Allow resources, when all possible, to come from the surrounding community that not only provides for students and families but empowers. Let the resources reflect the voice of the voiceless and the needs of the people. This is not a novel thought or a new approach. It is the core philosophy that guides empowerment over involvement. It is an approach that is rooted in the community improving from within instead of proposed solutions being parachuted in. The charge is to advance a way of resource mapping that puts students, families, and communities as the decisions makers at the center of how monies are spent.
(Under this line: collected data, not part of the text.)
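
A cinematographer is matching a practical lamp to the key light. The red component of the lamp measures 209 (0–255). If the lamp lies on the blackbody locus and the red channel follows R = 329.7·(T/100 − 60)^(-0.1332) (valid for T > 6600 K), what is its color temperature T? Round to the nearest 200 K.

(t − 60)^(-0.1332) = 209/329.7 = 0.63391.
t − 60 = 0.63391^(1/-0.1332) = 0.63391^(-7.508) = 30.639, so t = 90.639.
T = 100·t = 9064 K → 9000 K to the nearest 200 K.

9000 K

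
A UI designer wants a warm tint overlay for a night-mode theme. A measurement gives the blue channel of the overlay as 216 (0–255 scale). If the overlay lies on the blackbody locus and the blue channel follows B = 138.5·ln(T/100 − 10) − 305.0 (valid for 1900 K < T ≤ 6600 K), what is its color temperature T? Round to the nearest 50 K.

5300 K

ln(t − 10) = (216 + 305.0) / 138.5 = 3.7617.
t − 10 = e^3.7617 = 43.023, so t = 53.023.
T = 100·t = 5302 K → 5300 K to the nearest 50 K.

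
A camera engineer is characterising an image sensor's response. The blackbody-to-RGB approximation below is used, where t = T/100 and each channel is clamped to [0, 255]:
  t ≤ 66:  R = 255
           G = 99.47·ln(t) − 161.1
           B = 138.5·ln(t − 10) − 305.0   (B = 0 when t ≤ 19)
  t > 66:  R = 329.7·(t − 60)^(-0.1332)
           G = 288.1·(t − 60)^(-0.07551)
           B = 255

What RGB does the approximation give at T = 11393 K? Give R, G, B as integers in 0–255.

t = 11393/100 = 113.93; the t > 66 branch applies.
R = 329.7·(113.93 − 60)^(-0.1332) = 329.7·53.93^(-0.1332) = 329.7·0.58792 = 193.838.
G = 288.1·(113.93 − 60)^(-0.07551) = 288.1·53.93^(-0.07551) = 288.1·0.74000 = 213.193.
B = 255 by definition for t > 66.
Rounded: (194, 213, 255).

R=194, G=213, B=255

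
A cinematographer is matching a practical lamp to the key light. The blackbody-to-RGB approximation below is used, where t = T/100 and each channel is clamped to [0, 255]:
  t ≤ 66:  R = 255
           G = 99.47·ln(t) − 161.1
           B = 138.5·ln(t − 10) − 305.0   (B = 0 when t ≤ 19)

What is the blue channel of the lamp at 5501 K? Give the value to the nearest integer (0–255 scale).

222

t = 5501/100 = 55.01; the t ≤ 66 branch applies.
B = 138.5·ln(55.01 − 10) − 305.0 = 138.5·ln 45.01 − 305.0 = 138.5·3.8069 − 305.0 = 222.254.
Rounded: 222.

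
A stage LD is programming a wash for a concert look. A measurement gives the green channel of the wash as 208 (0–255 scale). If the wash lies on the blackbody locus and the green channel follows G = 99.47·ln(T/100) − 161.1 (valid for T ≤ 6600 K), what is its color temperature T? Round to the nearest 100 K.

ln t = (208 + 161.1) / 99.47 = 3.7107.
t = e^3.7107 = 40.881.
T = 100·t = 4088 K → 4100 K to the nearest 100 K.

4100 K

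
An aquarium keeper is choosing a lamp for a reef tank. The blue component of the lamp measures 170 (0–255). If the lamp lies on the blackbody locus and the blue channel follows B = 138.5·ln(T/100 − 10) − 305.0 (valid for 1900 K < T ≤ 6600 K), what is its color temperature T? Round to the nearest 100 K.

ln(t − 10) = (170 + 305.0) / 138.5 = 3.4296.
t − 10 = e^3.4296 = 30.864, so t = 40.864.
T = 100·t = 4086 K → 4100 K to the nearest 100 K.

4100 K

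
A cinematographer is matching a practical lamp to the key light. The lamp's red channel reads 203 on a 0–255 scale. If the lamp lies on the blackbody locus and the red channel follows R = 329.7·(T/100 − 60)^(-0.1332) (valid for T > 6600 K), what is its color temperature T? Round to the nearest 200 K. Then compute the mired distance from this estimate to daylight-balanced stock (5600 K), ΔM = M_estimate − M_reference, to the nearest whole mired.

-77 mireds

(t − 60)^(-0.1332) = 203/329.7 = 0.61571.
t − 60 = 0.61571^(1/-0.1332) = 0.61571^(-7.508) = 38.129, so t = 98.129.
T = 100·t = 9813 K → 9800 K to the nearest 200 K.
M_estimate = 10⁶/9800 = 102.04; M_reference = 10⁶/5600 = 178.57.
ΔM = 102.04 − 178.57 = -76.53 → -77 mireds.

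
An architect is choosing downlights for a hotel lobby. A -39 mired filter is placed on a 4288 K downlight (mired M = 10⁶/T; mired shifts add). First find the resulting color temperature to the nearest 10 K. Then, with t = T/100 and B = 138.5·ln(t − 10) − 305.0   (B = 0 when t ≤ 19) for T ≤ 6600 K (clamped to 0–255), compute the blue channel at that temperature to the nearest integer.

M_in = 10⁶/4288 = 233.21; M_out = 233.21 + (-39) = 194.21.
T_out = 10⁶/194.21 = 5149.1 K → 5150 K; t = 51.5.
B = 138.5·ln(51.5 − 10) − 305.0 = 138.5·ln 41.5 − 305.0 = 138.5·3.7257 − 305.0 = 211.009.
Rounded: 211.

211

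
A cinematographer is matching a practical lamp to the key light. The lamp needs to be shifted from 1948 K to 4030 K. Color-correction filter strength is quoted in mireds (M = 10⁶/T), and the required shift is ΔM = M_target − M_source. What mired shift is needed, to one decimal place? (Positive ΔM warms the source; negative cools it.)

M_source = 10⁶/1948 = 513.347; M_target = 10⁶/4030 = 248.139.
ΔM = 248.139 − 513.347 = -265.208 → -265.2 mireds, a cooling shift.

-265.2 mireds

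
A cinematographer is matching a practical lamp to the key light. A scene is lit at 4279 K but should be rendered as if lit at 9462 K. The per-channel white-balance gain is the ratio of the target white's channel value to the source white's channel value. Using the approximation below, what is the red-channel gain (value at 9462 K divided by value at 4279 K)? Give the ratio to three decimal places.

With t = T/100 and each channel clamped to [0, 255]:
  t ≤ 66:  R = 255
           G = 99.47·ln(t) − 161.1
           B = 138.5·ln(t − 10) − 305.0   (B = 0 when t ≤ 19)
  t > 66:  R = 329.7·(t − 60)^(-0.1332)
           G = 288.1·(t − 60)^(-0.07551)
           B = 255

At 4279 K (t = 42.79):
  R = 255 by definition for t ≤ 66.
At 9462 K (t = 94.62):
  R = 329.7·(94.62 − 60)^(-0.1332) = 329.7·34.62^(-0.1332) = 329.7·0.62368 = 205.627.
Gain = 205.627 / 255.000 = 0.8064 → 0.806.

0.806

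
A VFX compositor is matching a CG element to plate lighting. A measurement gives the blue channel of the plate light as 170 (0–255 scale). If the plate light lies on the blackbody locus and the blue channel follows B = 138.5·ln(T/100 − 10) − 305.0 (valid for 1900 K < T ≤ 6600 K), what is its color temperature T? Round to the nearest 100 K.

4100 K

ln(t − 10) = (170 + 305.0) / 138.5 = 3.4296.
t − 10 = e^3.4296 = 30.864, so t = 40.864.
T = 100·t = 4086 K → 4100 K to the nearest 100 K.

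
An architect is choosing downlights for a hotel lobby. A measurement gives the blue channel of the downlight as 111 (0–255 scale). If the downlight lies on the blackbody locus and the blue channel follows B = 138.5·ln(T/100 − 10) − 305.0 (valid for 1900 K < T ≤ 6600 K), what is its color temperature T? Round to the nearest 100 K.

ln(t − 10) = (111 + 305.0) / 138.5 = 3.0036.
t − 10 = e^3.0036 = 20.158, so t = 30.158.
T = 100·t = 3016 K → 3000 K to the nearest 100 K.

3000 K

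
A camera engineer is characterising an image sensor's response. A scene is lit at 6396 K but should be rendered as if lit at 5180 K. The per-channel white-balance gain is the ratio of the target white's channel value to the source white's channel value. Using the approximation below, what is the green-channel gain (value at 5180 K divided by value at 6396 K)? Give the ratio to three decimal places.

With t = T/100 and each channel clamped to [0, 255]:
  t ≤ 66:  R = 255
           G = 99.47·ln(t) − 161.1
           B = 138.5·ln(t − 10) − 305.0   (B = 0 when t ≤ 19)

At 6396 K (t = 63.96):
  G = 99.47·ln 63.96 − 161.1 = 99.47·4.1583 − 161.1 = 252.522.
At 5180 K (t = 51.8):
  G = 99.47·ln 51.8 − 161.1 = 99.47·3.9474 − 161.1 = 231.547.
Gain = 231.547 / 252.522 = 0.9169 → 0.917.

0.917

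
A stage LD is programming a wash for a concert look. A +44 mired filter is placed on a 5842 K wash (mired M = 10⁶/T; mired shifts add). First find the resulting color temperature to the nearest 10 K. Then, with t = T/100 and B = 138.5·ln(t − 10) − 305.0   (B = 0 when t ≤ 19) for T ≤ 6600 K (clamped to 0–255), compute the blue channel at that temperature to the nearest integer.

M_in = 10⁶/5842 = 171.17; M_out = 171.17 + (+44) = 215.17.
T_out = 10⁶/215.17 = 4647.4 K → 4650 K; t = 46.5.
B = 138.5·ln(46.5 − 10) − 305.0 = 138.5·ln 36.5 − 305.0 = 138.5·3.5973 − 305.0 = 193.228.
Rounded: 193.

193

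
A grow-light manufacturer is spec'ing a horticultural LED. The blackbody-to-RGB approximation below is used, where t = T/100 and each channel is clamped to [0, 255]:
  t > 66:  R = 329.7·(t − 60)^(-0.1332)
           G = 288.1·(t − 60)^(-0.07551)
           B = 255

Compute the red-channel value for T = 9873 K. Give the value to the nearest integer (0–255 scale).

t = 9873/100 = 98.73; the t > 66 branch applies.
R = 329.7·(98.73 − 60)^(-0.1332) = 329.7·38.73^(-0.1332) = 329.7·0.61443 = 202.577.
Rounded: 203.

203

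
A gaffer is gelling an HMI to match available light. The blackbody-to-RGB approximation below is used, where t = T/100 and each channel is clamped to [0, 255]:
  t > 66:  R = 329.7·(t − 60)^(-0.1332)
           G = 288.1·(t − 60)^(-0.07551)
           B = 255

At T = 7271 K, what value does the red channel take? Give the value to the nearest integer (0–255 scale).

t = 7271/100 = 72.71; the t > 66 branch applies.
R = 329.7·(72.71 − 60)^(-0.1332) = 329.7·12.71^(-0.1332) = 329.7·0.71273 = 234.989.
Rounded: 235.

235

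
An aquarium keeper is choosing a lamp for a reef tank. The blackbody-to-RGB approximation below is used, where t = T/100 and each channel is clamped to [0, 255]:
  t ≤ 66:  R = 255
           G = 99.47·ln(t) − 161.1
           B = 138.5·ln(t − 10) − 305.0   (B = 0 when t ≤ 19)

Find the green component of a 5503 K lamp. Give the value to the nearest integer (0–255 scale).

t = 5503/100 = 55.03; the t ≤ 66 branch applies.
G = 99.47·ln 55.03 − 161.1 = 99.47·4.0079 − 161.1 = 237.564.
Rounded: 238.

238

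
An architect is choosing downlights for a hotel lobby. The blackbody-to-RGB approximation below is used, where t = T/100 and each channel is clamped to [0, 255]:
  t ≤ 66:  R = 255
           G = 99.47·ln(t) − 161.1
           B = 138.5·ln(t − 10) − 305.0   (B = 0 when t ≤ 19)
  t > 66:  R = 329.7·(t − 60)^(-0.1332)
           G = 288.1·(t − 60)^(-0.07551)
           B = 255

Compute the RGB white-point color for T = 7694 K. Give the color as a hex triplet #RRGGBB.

t = 7694/100 = 76.94; the t > 66 branch applies.
R = 329.7·(76.94 − 60)^(-0.1332) = 329.7·16.94^(-0.1332) = 329.7·0.68598 = 226.166.
G = 288.1·(76.94 − 60)^(-0.07551) = 288.1·16.94^(-0.07551) = 288.1·0.80762 = 232.674.
B = 255 by definition for t > 66.
Rounded: (226, 233, 255).
In hex: #E2E9FF.

#E2E9FF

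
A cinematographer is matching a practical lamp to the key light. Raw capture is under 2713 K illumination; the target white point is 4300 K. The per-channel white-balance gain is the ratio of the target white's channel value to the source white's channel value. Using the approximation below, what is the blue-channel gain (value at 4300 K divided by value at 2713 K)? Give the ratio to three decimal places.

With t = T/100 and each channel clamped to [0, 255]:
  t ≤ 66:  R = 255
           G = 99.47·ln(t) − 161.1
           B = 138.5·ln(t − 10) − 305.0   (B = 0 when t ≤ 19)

2.027

At 2713 K (t = 27.13):
  B = 138.5·ln(27.13 − 10) − 305.0 = 138.5·ln 17.13 − 305.0 = 138.5·2.8408 − 305.0 = 88.455.
At 4300 K (t = 43):
  B = 138.5·ln(43 − 10) − 305.0 = 138.5·ln 33 − 305.0 = 138.5·3.4965 − 305.0 = 179.266.
Gain = 179.266 / 88.455 = 2.0266 → 2.027.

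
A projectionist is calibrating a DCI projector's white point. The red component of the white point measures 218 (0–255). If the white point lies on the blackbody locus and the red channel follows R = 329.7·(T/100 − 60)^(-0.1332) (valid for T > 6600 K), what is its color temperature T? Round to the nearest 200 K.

8200 K

(t − 60)^(-0.1332) = 218/329.7 = 0.66121.
t − 60 = 0.66121^(1/-0.1332) = 0.66121^(-7.508) = 22.326, so t = 82.326.
T = 100·t = 8233 K → 8200 K to the nearest 200 K.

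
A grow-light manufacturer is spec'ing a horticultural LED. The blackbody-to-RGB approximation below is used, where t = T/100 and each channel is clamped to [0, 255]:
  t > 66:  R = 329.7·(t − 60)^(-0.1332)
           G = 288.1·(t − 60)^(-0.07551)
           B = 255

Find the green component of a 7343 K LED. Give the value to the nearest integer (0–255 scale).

t = 7343/100 = 73.43; the t > 66 branch applies.
G = 288.1·(73.43 − 60)^(-0.07551) = 288.1·13.43^(-0.07551) = 288.1·0.82190 = 236.789.
Rounded: 237.

237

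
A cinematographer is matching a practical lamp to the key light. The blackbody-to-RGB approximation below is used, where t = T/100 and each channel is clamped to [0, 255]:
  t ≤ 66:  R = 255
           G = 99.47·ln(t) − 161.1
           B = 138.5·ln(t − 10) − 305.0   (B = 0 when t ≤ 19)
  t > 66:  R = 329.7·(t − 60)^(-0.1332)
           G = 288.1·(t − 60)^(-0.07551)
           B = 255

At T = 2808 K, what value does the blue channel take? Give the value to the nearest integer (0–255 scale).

t = 2808/100 = 28.08; the t ≤ 66 branch applies.
B = 138.5·ln(28.08 − 10) − 305.0 = 138.5·ln 18.08 − 305.0 = 138.5·2.8948 − 305.0 = 95.931.
Rounded: 96.

96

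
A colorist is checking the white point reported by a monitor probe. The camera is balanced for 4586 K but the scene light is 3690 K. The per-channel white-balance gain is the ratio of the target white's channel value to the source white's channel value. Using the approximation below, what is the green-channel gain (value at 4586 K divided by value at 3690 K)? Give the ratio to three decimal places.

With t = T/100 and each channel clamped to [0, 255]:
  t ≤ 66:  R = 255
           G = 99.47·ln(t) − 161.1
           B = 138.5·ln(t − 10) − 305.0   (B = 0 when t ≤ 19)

1.109

At 3690 K (t = 36.9):
  G = 99.47·ln 36.9 − 161.1 = 99.47·3.6082 − 161.1 = 197.809.
At 4586 K (t = 45.86):
  G = 99.47·ln 45.86 − 161.1 = 99.47·3.8256 − 161.1 = 219.432.
Gain = 219.432 / 197.809 = 1.1093 → 1.109.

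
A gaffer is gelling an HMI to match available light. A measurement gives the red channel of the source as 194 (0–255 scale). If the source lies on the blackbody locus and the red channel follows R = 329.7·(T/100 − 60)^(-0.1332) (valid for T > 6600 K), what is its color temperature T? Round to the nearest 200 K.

11400 K

(t − 60)^(-0.1332) = 194/329.7 = 0.58841.
t − 60 = 0.58841^(1/-0.1332) = 0.58841^(-7.508) = 53.593, so t = 113.593.
T = 100·t = 11359 K → 11400 K to the nearest 200 K.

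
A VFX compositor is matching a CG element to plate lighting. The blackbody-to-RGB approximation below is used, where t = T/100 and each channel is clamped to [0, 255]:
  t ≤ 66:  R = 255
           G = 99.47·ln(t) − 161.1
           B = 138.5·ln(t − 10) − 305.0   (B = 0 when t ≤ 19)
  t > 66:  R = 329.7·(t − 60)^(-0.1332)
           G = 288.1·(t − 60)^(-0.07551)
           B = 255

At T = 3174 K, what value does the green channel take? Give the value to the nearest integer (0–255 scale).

183

t = 3174/100 = 31.74; the t ≤ 66 branch applies.
G = 99.47·ln 31.74 − 161.1 = 99.47·3.4576 − 161.1 = 182.825.
Rounded: 183.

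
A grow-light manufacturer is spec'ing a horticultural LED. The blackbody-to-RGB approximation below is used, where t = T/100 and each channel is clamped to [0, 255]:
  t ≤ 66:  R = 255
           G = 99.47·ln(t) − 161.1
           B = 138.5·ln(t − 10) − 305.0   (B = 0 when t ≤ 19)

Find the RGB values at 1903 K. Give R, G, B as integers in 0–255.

t = 1903/100 = 19.03; the t ≤ 66 branch applies.
R = 255 by definition for t ≤ 66.
G = 99.47·ln 19.03 − 161.1 = 99.47·2.9460 − 161.1 = 131.940.
B = 138.5·ln(19.03 − 10) − 305.0 = 138.5·ln 9.03 − 305.0 = 138.5·2.2006 − 305.0 = -0.223 → clamped to 0.
Rounded: (255, 132, 0).

R=255, G=132, B=0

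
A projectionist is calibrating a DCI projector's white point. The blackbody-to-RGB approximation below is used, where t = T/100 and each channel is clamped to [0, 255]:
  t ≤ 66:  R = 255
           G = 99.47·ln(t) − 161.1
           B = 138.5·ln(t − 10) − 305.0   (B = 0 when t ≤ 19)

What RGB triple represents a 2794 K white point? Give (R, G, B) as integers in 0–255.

t = 2794/100 = 27.94; the t ≤ 66 branch applies.
R = 255 by definition for t ≤ 66.
G = 99.47·ln 27.94 − 161.1 = 99.47·3.3301 − 161.1 = 170.141.
B = 138.5·ln(27.94 − 10) − 305.0 = 138.5·ln 17.94 − 305.0 = 138.5·2.8870 − 305.0 = 94.854.
Rounded: (255, 170, 95).

(255, 170, 95)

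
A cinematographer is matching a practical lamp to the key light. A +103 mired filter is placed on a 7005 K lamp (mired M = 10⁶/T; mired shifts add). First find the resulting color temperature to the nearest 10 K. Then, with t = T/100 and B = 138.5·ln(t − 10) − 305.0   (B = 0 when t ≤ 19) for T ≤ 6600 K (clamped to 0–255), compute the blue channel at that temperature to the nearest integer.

M_in = 10⁶/7005 = 142.76; M_out = 142.76 + (+103) = 245.76.
T_out = 10⁶/245.76 = 4069.1 K → 4070 K; t = 40.7.
B = 138.5·ln(40.7 − 10) − 305.0 = 138.5·ln 30.7 − 305.0 = 138.5·3.4243 − 305.0 = 169.260.
Rounded: 169.

169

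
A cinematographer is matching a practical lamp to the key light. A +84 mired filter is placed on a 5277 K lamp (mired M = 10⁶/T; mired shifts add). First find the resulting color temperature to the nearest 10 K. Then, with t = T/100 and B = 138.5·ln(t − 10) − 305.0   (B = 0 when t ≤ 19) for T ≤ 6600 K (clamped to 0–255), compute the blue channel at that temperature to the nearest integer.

M_in = 10⁶/5277 = 189.50; M_out = 189.50 + (+84) = 273.50.
T_out = 10⁶/273.50 = 3656.3 K → 3660 K; t = 36.6.
B = 138.5·ln(36.6 − 10) − 305.0 = 138.5·ln 26.6 − 305.0 = 138.5·3.2809 − 305.0 = 149.406.
Rounded: 149.

149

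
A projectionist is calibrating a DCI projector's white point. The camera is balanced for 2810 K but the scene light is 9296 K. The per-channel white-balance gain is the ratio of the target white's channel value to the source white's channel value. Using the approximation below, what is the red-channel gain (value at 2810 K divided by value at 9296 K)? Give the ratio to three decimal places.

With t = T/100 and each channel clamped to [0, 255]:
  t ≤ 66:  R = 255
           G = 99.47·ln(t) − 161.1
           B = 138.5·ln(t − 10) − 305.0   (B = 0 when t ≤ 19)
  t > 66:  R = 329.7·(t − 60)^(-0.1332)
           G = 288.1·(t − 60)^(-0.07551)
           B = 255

1.232

At 9296 K (t = 92.96):
  R = 329.7·(92.96 − 60)^(-0.1332) = 329.7·32.96^(-0.1332) = 329.7·0.62778 = 206.977.
At 2810 K (t = 28.1):
  R = 255 by definition for t ≤ 66.
Gain = 255.000 / 206.977 = 1.2320 → 1.232.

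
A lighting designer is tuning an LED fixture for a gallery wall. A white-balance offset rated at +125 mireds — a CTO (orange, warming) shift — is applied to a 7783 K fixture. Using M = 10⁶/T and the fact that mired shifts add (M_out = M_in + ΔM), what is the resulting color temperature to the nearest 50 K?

3950 K

M_in = 10⁶/7783 = 128.49 mireds.
M_out = 128.49 + (+125) = 253.49 mireds.
T_out = 10⁶/253.49 = 3945.0 K → 3950 K.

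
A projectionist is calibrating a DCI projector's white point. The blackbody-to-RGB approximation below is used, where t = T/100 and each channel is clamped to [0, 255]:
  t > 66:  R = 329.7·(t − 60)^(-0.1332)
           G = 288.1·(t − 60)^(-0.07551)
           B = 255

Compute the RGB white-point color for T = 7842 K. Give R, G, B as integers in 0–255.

R=224, G=231, B=255

t = 7842/100 = 78.42; the t > 66 branch applies.
R = 329.7·(78.42 − 60)^(-0.1332) = 329.7·18.42^(-0.1332) = 329.7·0.67836 = 223.657.
G = 288.1·(78.42 − 60)^(-0.07551) = 288.1·18.42^(-0.07551) = 288.1·0.80252 = 231.207.
B = 255 by definition for t > 66.
Rounded: (224, 231, 255).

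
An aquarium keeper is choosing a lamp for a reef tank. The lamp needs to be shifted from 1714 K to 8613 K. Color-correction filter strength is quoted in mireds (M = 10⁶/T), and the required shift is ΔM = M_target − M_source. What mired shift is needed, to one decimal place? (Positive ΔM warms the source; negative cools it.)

M_source = 10⁶/1714 = 583.431; M_target = 10⁶/8613 = 116.104.
ΔM = 116.104 − 583.431 = -467.327 → -467.3 mireds, a cooling shift.

-467.3 mireds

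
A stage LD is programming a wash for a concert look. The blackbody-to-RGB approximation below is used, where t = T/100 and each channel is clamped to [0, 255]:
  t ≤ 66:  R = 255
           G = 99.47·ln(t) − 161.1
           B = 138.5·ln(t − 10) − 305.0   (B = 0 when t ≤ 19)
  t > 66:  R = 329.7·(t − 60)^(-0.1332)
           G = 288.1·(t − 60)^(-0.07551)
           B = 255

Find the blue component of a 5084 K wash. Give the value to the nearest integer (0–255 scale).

209

t = 5084/100 = 50.84; the t ≤ 66 branch applies.
B = 138.5·ln(50.84 − 10) − 305.0 = 138.5·ln 40.84 − 305.0 = 138.5·3.7097 − 305.0 = 208.788.
Rounded: 209.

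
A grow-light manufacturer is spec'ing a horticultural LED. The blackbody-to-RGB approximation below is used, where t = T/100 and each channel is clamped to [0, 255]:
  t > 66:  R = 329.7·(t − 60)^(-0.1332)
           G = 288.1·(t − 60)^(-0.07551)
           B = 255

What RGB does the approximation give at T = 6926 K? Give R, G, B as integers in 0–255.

t = 6926/100 = 69.26; the t > 66 branch applies.
R = 329.7·(69.26 − 60)^(-0.1332) = 329.7·9.26^(-0.1332) = 329.7·0.74344 = 245.113.
G = 288.1·(69.26 − 60)^(-0.07551) = 288.1·9.26^(-0.07551) = 288.1·0.84530 = 243.531.
B = 255 by definition for t > 66.
Rounded: (245, 244, 255).

R=245, G=244, B=255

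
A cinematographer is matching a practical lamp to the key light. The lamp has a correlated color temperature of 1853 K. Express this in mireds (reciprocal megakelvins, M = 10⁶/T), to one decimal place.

M = 10⁶ / 1853 = 539.665 → 539.7 mireds.

539.7 mireds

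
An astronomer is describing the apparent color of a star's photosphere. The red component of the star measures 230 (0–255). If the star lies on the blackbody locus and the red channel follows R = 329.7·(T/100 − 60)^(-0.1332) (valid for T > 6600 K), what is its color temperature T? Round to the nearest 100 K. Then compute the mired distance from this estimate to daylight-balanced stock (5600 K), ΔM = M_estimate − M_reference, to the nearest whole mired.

(t − 60)^(-0.1332) = 230/329.7 = 0.69760.
t − 60 = 0.69760^(1/-0.1332) = 0.69760^(-7.508) = 14.932, so t = 74.932.
T = 100·t = 7493 K → 7500 K to the nearest 100 K.
M_estimate = 10⁶/7500 = 133.33; M_reference = 10⁶/5600 = 178.57.
ΔM = 133.33 − 178.57 = -45.24 → -45 mireds.

-45 mireds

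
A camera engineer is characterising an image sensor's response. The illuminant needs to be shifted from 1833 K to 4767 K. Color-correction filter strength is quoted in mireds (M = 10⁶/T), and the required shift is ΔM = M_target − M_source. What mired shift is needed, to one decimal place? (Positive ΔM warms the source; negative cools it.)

M_source = 10⁶/1833 = 545.554; M_target = 10⁶/4767 = 209.776.
ΔM = 209.776 − 545.554 = -335.778 → -335.8 mireds, a cooling shift.

-335.8 mireds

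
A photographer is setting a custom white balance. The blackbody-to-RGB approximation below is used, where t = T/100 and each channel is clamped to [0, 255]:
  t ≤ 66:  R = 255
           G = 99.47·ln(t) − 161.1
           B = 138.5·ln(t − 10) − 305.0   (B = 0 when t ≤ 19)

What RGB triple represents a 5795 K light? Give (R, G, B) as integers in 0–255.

(255, 243, 231)

t = 5795/100 = 57.95; the t ≤ 66 branch applies.
R = 255 by definition for t ≤ 66.
G = 99.47·ln 57.95 − 161.1 = 99.47·4.0596 − 161.1 = 242.706.
B = 138.5·ln(57.95 − 10) − 305.0 = 138.5·ln 47.95 − 305.0 = 138.5·3.8702 − 305.0 = 231.017.
Rounded: (255, 243, 231).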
Education is simple. However, the application and implementation of it are not. There is a divide that exists between those that are being educated and those who are charged with providing that education. The divide is buttressed by competing priorities that are both political and economic. These two forces push out historical and practical approaches that put people at the heart of decisions. People most removed from the impact of decisions leave those that decisions are made for at the mercy of the repercussions that they produce. Whether how millions of dollars are spent and who those dollars are spent on or something as simple as buying a shirt that is plaid with a butterfly collar, it’s no need to argue, schools just don’t understand.